• In the case of R (O) v Hammersmith and Fulham LBC [2011] EWCA Civ 925; [2012] 1 WLR 1057, judicial review proceedings challenging a public body’s decision regarding accommodating a child in need could not be applicable to the court’s duty under the Children Act 1989 section 1(1) to treat the child’s welfare as the paramount consideration.

Facts of the Case

  • C made an appeal involving judicial review regarding a judge’s decision not to provide a compulsory order that C should be accommodated at a school opted by C’s parents.
  • D chose a school near C’s home and believed C should attend this school and live in a children’s home in Croydon.
  • C’s parents chose an alternative location, which received support from a consultant paediatrician, consultant child, adolescent psychiatrist, and an independent social worker. 

Issues

  • Can the D’s decision as to C’s placement be questioned?
  • Was D’s refusal to place C at the parents’ preferred place unlawful interference with C’s rights under the ECHR?
  • Did section 1(1) of the Children Act 1989 require the court to treat C’s welfare as its paramount consideration when determining the above issues?

Held by Court of Appeal

  • The Court of Appeal dismissed the appeal on the grounds that D were entitled to make the decision they had come to; weighing the different factors caused a difference in opinion on C’s placement.

Black LJ

  • The Council prioritised maintaining C’s links with his locality and thereby limiting the geographical limitations of connecting to his family.
  • The court is not entitled to reverse a decision that is concluded by the Council under the Act; the court’s jurisdiction involves the reviewal of irrational decisions.
  • “Where a local authority simply chooses one way of meeting a child’s needs rather than another, it cannot be said to have interfered with the exercise by the child or the parents of their right to respect for their private or family life.” [43]
  • “The lives of children move quickly and their needs change continuously.

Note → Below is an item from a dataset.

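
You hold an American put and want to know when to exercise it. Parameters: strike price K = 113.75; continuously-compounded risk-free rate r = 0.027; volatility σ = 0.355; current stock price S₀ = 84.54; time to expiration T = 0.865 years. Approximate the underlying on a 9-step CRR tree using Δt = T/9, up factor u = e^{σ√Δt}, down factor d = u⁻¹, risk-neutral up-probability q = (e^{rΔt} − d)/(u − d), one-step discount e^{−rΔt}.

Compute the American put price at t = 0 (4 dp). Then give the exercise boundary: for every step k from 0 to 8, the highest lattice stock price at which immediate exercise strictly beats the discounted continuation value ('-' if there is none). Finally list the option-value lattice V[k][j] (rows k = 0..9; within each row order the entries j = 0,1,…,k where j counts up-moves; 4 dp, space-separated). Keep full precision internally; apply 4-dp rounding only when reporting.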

Inevitably, this means that decisions about their needs have to be revisited. Sometimes they will remain valid, sometimes they will continue to have some influence whilst not being determinative, sometimes they will no longer be appropriate at all. It is therefore a matter for a local authority to attribute appropriate weight to a decision such as that of the tribunal, bearing in mind the nature of the decision that the tribunal was required to make (which, as here, may not be the same as that which the local authority is making) and any changes of circumstances since then.” [58]

Editor’s Notes

  • A local authority’s decision will not be deemed as inadequate where there are various determining factors when making a conclusive choice, and those factors are weighted appropriately by the local authority.